We were brought up in an era of technological and social change; Wozniak and Jobs were working in their garage when we were children, but by the time we were preparing to graduate college (a task taking more than four years for us – another change from the previous generation) Jeff Bezos had moved into that proverbial garage and was figuring out how to sell books on something called the “internet”. The Boomer preference for a rigid, work-centric approach didn’t fit in with the Gen-X need to embrace diversity, rapid change and creative input.

Understanding how Gen X looks at work and where it fits into their lives (note that I’m just talking about the Boomer/X’er dichotomy here; I’ll save the Millenials for another day) is key to successfully working with them. With that in mind, here are 3 important working styles for the X generation:

Don’t Micromanage

Gen X’ers need the time and space to complete projects and assignments on their own time and in their own way. X’ers don’t want over-your-shoulder, in-your-face managers who constantly check what they’re doing. Perhaps as a result of their latchkey childhood, these workers are not used to being closely supervised and are remarkably good at working on their own. I never had a problem with making sure my manager was up to speed with the status of my projects, but friction could pop up quickly if I ran into someone who insisted upon those updates at a particular day and time, especially if there was no real need for the update.
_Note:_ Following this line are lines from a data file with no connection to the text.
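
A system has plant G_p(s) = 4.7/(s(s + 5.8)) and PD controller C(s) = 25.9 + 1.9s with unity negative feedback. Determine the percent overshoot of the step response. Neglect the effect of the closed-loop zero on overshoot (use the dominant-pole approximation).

5.98%

Forward path: (25.9 + 1.9s)·4.7/(s(s+5.8)). The closed-loop characteristic equation is s² + (5.8 + 4.7·1.9)s + 4.7·25.9 = 0.
That is s² + 14.73s + 121.7 = 0, so ω_n = 11.03 rad/s and ζ = 14.73/(2·11.03) = 0.6675.
%OS = 100·exp(−πζ/√(1−ζ²)) = 5.98%.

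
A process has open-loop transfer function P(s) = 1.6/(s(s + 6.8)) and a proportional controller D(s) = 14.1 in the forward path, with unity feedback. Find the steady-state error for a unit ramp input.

The loop has one pole at the origin (type 1). Velocity error constant K_v = lim_{s→0} s·D(s)P(s) = 14.1·1.6/6.8 = 3.318.
Steady-state error to a unit ramp: e_ss = 1/K_v = 0.301.

0.301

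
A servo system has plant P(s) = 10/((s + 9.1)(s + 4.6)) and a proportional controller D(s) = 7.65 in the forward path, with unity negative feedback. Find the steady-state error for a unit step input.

The loop is type 0. Static position error constant K_pos = D(0)·P(0) = 7.65·0.2389 = 1.828.
Steady-state error to a unit step: e_ss = 1/(1+K_pos) = 1/2.828 = 0.354.

0.354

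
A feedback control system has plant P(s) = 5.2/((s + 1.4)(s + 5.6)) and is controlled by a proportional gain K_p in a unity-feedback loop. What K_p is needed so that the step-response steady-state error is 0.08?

Steady-state error for a unit step on this type-0 loop is 1/(1 + K_p·P(0)).
P(0) = 0.6633. Require 1/(1 + K_p·0.6633) = 0.08, so 1 + 0.6633·K_p = 12.5.
K_p = (12.5 − 1)/0.6633 = 17.3.

K_p = 17.3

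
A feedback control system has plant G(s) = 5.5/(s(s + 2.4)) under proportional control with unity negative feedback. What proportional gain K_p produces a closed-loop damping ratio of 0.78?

K_p = 0.43

Closed-loop characteristic equation: s² + 2.4s + K_p·5.5 = 0.
So ω_n = √(5.5K_p) and 2ζω_n = 2.4, giving ζ = 2.4/(2√(5.5K_p)).
Setting ζ = 0.78: √(5.5K_p) = 2.4/(2·0.78) = 1.538, so K_p = 2.367/5.5 = 0.43.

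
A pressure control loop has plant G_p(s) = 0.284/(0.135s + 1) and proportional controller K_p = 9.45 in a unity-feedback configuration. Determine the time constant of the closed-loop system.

τ = 0.0366 s

Closed loop: T(s) = K_p·G_p/(1+K_p·G_p) = 2.684/(0.135s + 1 + 2.684), with pole at s = −(1 + 2.684)/0.135 = −27.29.
Closed-loop time constant τ = 1/27.29 = 0.0366 s.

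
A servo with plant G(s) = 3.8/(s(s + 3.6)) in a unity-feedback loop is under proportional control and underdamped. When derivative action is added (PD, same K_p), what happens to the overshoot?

decrease

With PD the characteristic equation becomes s² + (a + K·K_d)s + K·K_p = 0; the damping term grows, ζ rises, overshoot falls.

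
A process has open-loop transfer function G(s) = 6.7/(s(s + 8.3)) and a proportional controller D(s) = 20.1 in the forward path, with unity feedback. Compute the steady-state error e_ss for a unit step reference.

0

The open loop D(s)G(s) has a pole at the origin (type 1), so the static position error constant is infinite and e_ss = 1/(1+∞) = 0.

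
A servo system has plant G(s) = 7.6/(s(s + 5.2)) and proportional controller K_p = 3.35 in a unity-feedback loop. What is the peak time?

The closed-loop denominator s² + 5.2s + 25.46 gives ω_n = √25.46 = 5.046 and ζ = 5.2/(2ω_n) = 0.5153.
Damped frequency ω_d = ω_n√(1−ζ²) = 4.324 rad/s, so peak time T_p = π/ω_d = 0.726 s.

T_p = 0.726 s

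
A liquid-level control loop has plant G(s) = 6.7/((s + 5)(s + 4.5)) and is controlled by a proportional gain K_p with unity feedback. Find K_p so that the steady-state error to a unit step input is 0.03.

K_p = 109

The loop is type 0, so e_ss(step) = 1/(1 + K_pos) with K_pos = K_p·G(0).
G(0) = 0.2978. Require 1/(1 + K_p·0.2978) = 0.03, so 1 + 0.2978·K_p = 33.33.
K_p = (33.33 − 1)/0.2978 = 109.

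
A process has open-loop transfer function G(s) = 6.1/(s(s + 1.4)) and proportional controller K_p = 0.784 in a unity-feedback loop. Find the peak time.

Closed-loop characteristic equation: s² + 1.4s + 4.782 = 0, so ω_n = 2.187 rad/s and ζ = 1.4/(2·2.187) = 0.3201.
Damped frequency ω_d = ω_n√(1−ζ²) = 2.072 rad/s, so peak time T_p = π/ω_d = 1.52 s.

T_p = 1.52 s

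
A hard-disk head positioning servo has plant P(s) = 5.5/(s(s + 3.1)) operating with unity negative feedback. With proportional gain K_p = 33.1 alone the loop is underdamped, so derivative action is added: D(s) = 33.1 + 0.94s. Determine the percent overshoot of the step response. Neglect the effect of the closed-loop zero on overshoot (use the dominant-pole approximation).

36.4%

Forward path: (33.1 + 0.94s)·5.5/(s(s+3.1)). The closed-loop characteristic equation is s² + (3.1 + 5.5·0.94)s + 5.5·33.1 = 0.
That is s² + 8.27s + 182.1 = 0, so ω_n = 13.49 rad/s and ζ = 8.27/(2·13.49) = 0.3065.
%OS = 100·exp(−πζ/√(1−ζ²)) = 36.4%.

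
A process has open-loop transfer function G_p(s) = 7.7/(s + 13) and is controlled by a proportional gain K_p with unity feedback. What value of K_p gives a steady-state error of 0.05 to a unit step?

For a type-0 loop with proportional control, e_ss = 1/(1 + K_p·G_p(0)).
G_p(0) = 0.5923. Require 1/(1 + K_p·0.5923) = 0.05, so 1 + 0.5923·K_p = 20.
K_p = (20 − 1)/0.5923 = 32.1.

K_p = 32.1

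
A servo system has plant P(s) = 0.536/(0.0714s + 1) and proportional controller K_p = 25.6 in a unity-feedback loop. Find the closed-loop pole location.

Closed loop: T(s) = K_p·P/(1+K_p·P) = 13.72/(0.0714s + 1 + 13.72), with pole at s = −(1 + 13.72)/0.0714 = −206.2.

s = -206.2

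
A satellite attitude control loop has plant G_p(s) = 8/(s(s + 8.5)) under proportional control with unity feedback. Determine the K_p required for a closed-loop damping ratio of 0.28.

Closed-loop characteristic equation: s² + 8.5s + K_p·8 = 0.
So ω_n = √(8K_p) and 2ζω_n = 8.5, giving ζ = 8.5/(2√(8K_p)).
Setting ζ = 0.28: √(8K_p) = 8.5/(2·0.28) = 15.18, so K_p = 230.4/8 = 28.8.

K_p = 28.8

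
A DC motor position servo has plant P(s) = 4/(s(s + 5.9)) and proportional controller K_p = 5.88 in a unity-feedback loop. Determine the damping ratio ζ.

The closed-loop denominator is s(s+5.9) + 5.88·4 = s² + 5.9s + 23.52.
So ω_n² = 23.52 ⇒ ω_n = 4.85 rad/s, and ζ = 5.9/(2ω_n) = 0.608.

ζ = 0.608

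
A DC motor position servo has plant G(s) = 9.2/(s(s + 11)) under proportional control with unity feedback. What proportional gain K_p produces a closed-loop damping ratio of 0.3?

K_p = 36.5

Closed-loop characteristic equation: s² + 11s + K_p·9.2 = 0.
So ω_n = √(9.2K_p) and 2ζω_n = 11, giving ζ = 11/(2√(9.2K_p)).
Setting ζ = 0.3: √(9.2K_p) = 11/(2·0.3) = 18.33, so K_p = 336.1/9.2 = 36.5.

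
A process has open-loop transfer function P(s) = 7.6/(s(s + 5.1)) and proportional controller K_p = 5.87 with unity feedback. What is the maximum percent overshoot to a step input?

The closed-loop denominator s² + 5.1s + 44.61 gives ω_n = √44.61 = 6.679 and ζ = 5.1/(2ω_n) = 0.3818.
%OS = 100·exp(−πζ/√(1−ζ²)) = 100·exp(−π·0.3818/√0.8542) = 27.3%.

27.3%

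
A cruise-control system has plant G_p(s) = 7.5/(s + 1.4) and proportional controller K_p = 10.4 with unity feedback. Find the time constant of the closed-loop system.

Closed-loop transfer function: T(s) = K_p·G_p(s)/(1 + K_p·G_p(s)) = 78/(s + 1.4 + 78) = 78/(s + 79.4).
Time constant τ = 1/79.4 = 0.0126 s.

τ = 0.0126 s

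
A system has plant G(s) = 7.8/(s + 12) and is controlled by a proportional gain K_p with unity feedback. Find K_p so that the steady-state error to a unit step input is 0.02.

K_p = 75.4

Steady-state error for a unit step on this type-0 loop is 1/(1 + K_p·G(0)).
G(0) = 0.65. Require 1/(1 + K_p·0.65) = 0.02, so 1 + 0.65·K_p = 50.
K_p = (50 − 1)/0.65 = 75.4.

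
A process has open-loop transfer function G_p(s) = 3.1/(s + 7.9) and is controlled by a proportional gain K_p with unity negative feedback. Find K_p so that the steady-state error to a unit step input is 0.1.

The loop is type 0, so e_ss(step) = 1/(1 + K_pos) with K_pos = K_p·G_p(0).
G_p(0) = 0.3924. Require 1/(1 + K_p·0.3924) = 0.1, so 1 + 0.3924·K_p = 10.
K_p = (10 − 1)/0.3924 = 22.9.

K_p = 22.9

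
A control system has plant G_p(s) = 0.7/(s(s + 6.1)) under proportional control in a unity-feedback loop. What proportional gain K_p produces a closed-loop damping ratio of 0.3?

Closed-loop characteristic equation: s² + 6.1s + K_p·0.7 = 0.
So ω_n = √(0.7K_p) and 2ζω_n = 6.1, giving ζ = 6.1/(2√(0.7K_p)).
Setting ζ = 0.3: √(0.7K_p) = 6.1/(2·0.3) = 10.17, so K_p = 103.4/0.7 = 148.

K_p = 148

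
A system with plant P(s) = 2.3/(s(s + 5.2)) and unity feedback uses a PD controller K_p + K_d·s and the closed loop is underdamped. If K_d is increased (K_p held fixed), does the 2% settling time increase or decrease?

decrease

Characteristic equation s² + (5.2 + 2.3K_d)s + 2.3K_p = 0: raising K_d increases ζω_n = (5.2+2.3K_d)/2 while the loop stays underdamped, so T_s ≈ 4/(ζω_n) decreases.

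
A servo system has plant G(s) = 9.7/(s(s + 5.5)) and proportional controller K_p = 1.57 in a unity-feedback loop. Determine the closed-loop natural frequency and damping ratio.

ω_n = 3.9 rad/s, ζ = 0.705

1 + K_p·G(s) = 0 gives s² + 5.5s + 15.23 = 0.
Matching s² + 2ζω_n s + ω_n²: ω_n = √15.23 = 3.902 rad/s and 2ζω_n = 5.5, so ζ = 5.5/(2·3.902) = 0.705.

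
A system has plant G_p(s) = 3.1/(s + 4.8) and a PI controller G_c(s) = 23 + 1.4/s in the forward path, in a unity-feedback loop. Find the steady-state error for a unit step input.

The open loop G_c(s)G_p(s) has a pole at the origin (type 1), so the static position error constant is infinite and e_ss = 1/(1+∞) = 0.

0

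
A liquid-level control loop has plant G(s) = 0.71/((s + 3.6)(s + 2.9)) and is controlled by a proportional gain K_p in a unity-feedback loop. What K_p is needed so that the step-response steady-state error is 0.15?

For a type-0 loop with proportional control, e_ss = 1/(1 + K_p·G(0)).
G(0) = 0.06801. Require 1/(1 + K_p·0.06801) = 0.15, so 1 + 0.06801·K_p = 6.667.
K_p = (6.667 − 1)/0.06801 = 83.3.

K_p = 83.3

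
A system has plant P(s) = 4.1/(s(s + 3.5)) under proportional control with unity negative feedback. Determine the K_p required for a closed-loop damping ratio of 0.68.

Closed-loop characteristic equation: s² + 3.5s + K_p·4.1 = 0.
So ω_n = √(4.1K_p) and 2ζω_n = 3.5, giving ζ = 3.5/(2√(4.1K_p)).
Setting ζ = 0.68: √(4.1K_p) = 3.5/(2·0.68) = 2.574, so K_p = 6.623/4.1 = 1.62.

K_p = 1.62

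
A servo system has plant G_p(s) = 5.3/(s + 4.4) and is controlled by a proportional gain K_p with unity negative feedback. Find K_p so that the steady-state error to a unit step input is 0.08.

K_p = 9.55

The loop is type 0, so e_ss(step) = 1/(1 + K_pos) with K_pos = K_p·G_p(0).
G_p(0) = 1.205. Require 1/(1 + K_p·1.205) = 0.08, so 1 + 1.205·K_p = 12.5.
K_p = (12.5 − 1)/1.205 = 9.55.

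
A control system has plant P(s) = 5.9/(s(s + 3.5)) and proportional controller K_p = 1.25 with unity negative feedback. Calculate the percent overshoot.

Closed-loop characteristic equation: s² + 3.5s + 7.375 = 0, so ω_n = 2.716 rad/s and ζ = 3.5/(2·2.716) = 0.6444.
%OS = 100·exp(−πζ/√(1−ζ²)) = 100·exp(−π·0.6444/√0.5847) = 7.08%.

7.08%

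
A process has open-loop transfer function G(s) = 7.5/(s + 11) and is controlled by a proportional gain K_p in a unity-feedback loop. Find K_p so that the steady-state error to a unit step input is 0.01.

K_p = 145

For a type-0 loop with proportional control, e_ss = 1/(1 + K_p·G(0)).
G(0) = 0.6818. Require 1/(1 + K_p·0.6818) = 0.01, so 1 + 0.6818·K_p = 100.
K_p = (100 − 1)/0.6818 = 145.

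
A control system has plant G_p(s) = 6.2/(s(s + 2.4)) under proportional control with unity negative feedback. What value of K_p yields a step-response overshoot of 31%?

From %OS = 100·exp(−πζ/√(1−ζ²)) = 31%, ζ = −ln(0.31)/√(π²+ln²(0.31)) = 0.3493.
Characteristic equation s² + 2.4s + 6.2K_p = 0 gives ζ = 2.4/(2√(6.2K_p)).
Setting ζ = 0.3493: √(6.2K_p) = 2.4/(2·0.3493) = 3.435, so K_p = 11.8/6.2 = 1.9.

K_p = 1.9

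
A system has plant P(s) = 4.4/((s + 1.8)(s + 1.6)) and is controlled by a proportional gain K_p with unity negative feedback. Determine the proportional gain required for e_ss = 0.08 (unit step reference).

The loop is type 0, so e_ss(step) = 1/(1 + K_pos) with K_pos = K_p·P(0).
P(0) = 1.528. Require 1/(1 + K_p·1.528) = 0.08, so 1 + 1.528·K_p = 12.5.
K_p = (12.5 − 1)/1.528 = 7.53.

K_p = 7.53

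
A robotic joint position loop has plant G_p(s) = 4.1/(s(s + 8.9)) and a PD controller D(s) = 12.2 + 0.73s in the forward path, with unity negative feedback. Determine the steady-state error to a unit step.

The open loop D(s)G_p(s) has a pole at the origin (type 1), so the static position error constant is infinite and e_ss = 1/(1+∞) = 0.

0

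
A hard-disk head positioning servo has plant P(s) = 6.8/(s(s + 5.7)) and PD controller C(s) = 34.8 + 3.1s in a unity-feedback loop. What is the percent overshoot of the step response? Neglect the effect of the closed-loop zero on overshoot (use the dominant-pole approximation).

0.387%

Forward path: (34.8 + 3.1s)·6.8/(s(s+5.7)). The closed-loop characteristic equation is s² + (5.7 + 6.8·3.1)s + 6.8·34.8 = 0.
That is s² + 26.78s + 236.6 = 0, so ω_n = 15.38 rad/s and ζ = 26.78/(2·15.38) = 0.8704.
%OS = 100·exp(−πζ/√(1−ζ²)) = 0.387%.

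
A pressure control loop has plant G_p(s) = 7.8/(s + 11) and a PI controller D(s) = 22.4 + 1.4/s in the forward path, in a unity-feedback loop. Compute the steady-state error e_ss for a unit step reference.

0

The open loop D(s)G_p(s) has a pole at the origin (type 1), so the static position error constant is infinite and e_ss = 1/(1+∞) = 0.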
Spend one-on-one time with these employees to create relationships and foster trust. Emphasize their accomplishments and results rather than the methods they used to achieve them. Include them in decision-making — they’re problem-solvers. Finally, if you want something done, give it to an X’er and get out of their way. They’ve been self-managing from a young age. I loved being given a project; a due date and the freedom do things my own way. Constantly being course-corrected by a manger that didn’t trust the process was a surefire way to get me riled up.

Personal Workspace

To Gen X, workspace is very important – they define their success in the corporation by type and location of their office. Most Gen X’ers go into the office to work with their colleagues, to get things done, to talk to their manager about projects and sometimes, hide in their office. I cherished the ability to work in my cubicle and think peacefully:  no kids, no employees and no bosses – just me and my work.